Since SNAFUs occur rarely, this is a low priority issue
There's a record of improvement that reduces the challenge SNAFUs represent
Poor response when SNAFUs occur is due to people who fail to follow the plan and design

Woods states directly that these rationalisations are wrong empirically, technically, and theoretically. When framing surprises as deviations from the established plan, the compliance pressure that follows undermines the system's adaptive capacities. The background of improvements and a sudden collapse surprises and confuses people within the system. The argument here is that this is normal: as scale and interdependencies increase, performance increases, but so does the proportion of large collapses and failures.

The Resilience Engineering statement here is that what we shouldn't be surprised by the failures, but by how few of them we have. One of Woods favorite laws is the fluency law, which states:

well adapted activity occurs with a facility that belies the difficulty of the demands resolved and the dilemmas balanced.

The reason we see so few failures is that adapting to SNAFUs continually takes place, and that it is nearly invisible. It is, in fact, one of the tenets of resilience engineering.

Past successes in these situations drive effective leaders to take advantage of improvements and drive the systems to do even more, and this creates adaptive cycles which accelerate the strategic gap. Organizations end up living in that strategic agility gap, and to thrive in there they need to develop and sustain the ability to continuously adapt.

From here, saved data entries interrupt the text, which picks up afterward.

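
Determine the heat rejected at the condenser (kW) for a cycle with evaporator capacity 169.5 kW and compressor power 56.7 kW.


Q_cond = Q_evap + W
Q_cond = 169.5 + 56.7
Q_cond = 226.2 kW

226.2


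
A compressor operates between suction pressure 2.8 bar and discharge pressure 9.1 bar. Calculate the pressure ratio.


PR = P_high / P_low
PR = 9.1 / 2.8
PR = 3.25

3.25


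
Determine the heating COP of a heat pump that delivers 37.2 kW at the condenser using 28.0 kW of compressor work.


COP_hp = Q_cond / W
COP_hp = 37.2 / 28.0
COP_hp = 1.329

1.329


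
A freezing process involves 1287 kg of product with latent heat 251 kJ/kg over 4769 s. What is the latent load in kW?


Q_lat = m * h_fg / t
Q_lat = 1287 * 251 / 4769
Q_lat = 67.74 kW

67.74


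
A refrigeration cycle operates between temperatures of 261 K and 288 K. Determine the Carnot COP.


dT = 288 - 261 = 27 K
COP_carnot = T_cold / dT = 261 / 27
COP_carnot = 9.667

9.667


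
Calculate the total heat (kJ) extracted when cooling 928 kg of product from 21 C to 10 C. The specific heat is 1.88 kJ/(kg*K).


dT = 21 - (10) = 11 K
Q = m * cp * dT = 928 * 1.88 * 11
Q = 19191 kJ

19191


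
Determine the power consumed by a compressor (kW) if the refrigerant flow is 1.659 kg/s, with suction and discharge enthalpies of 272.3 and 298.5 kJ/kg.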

Resilience Engineering researchers turn to web operations in order to study this: outages and near-misses are incredibly common even in the best organizations, and things change so fast that they provide a great laboratory to study constraints and shifting opportunities and risks. The key ingredients identified are:

anticipation: seeing signs of trouble and starting adaptation before it becomes definitive
contingent synchronization: based on pacing, roles at different levels coordinate differently
readiness to respond: developing and mobilizing response capability before surprises
proactive learning: studying how surprises are caught and resolved before major collapses or accidents

To express and apply initiatives, there's a need to push it down closer to action; this can be miscalibrated in a way that fragments efforts and makes units work at cross-purposes. Since we can't just enforce plans harder, resilience engineering seeks system architectures that can adjust the expression of initiative as the potential for surprises varies. This requires to prioritize and sacrifice some goals as conflicts arise. Proactive learning is key there—and not just learning from events that cause economic loss or cause harm after they have happened.

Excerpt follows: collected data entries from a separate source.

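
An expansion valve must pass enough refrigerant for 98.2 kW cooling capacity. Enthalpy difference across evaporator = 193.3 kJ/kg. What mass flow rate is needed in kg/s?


m_dot = Q / dh
m_dot = 98.2 / 193.3
m_dot = 0.508 kg/s

0.508


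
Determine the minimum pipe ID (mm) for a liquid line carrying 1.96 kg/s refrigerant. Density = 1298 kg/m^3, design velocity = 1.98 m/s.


A = m_dot / (rho * v) = 1.96 / (1298 * 1.98) = 0.0007626340446 m^2
d = sqrt(4*A/pi) * 1000
d = 31.2 mm

31.2


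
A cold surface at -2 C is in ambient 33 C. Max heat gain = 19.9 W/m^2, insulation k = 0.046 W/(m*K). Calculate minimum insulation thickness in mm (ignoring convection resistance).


dT = 33 - (-2) = 35 K
thickness = k * dT / q_max * 1000
thickness = 0.046 * 35 / 19.9 * 1000
thickness = 80.9 mm

80.9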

There's also a good call for reciprocity, which I'll use as the author's closing words:

Effective organizations living in the gap build reciprocity across roles and levels. Reciprocity in collaborative work is commitment to mutual assistance. With reciprocity, one unit donates from their limited resources now to help another in their role, so both achieve benefits for overarching goals, and trusts that when the roles are reversed, the other unit will come to its aid.

[...]

Units can ignore other interdependent roles and focus their resources on meeting just the performance standards set for their role alone. Pressures for compliance undermine the willingness to reach across roles and coordinate when anomalies and surprises occur. This increases brittleness and undermines coordinated activity. Reciprocity overcomes this tendency to act selfishly and narrowly. Interdependent units in a network should show a willingness to invest energy to accommodate other units, specifically when the other units’ performance is at risk.

[...]

Episodes of surprise provide the opportunity to see when and how people re-prioritize across multiple goals when operating in the midst of uncertainties, changing tempos and pressures.

Sustaining capabilities for dealing with SNAFUs is essential.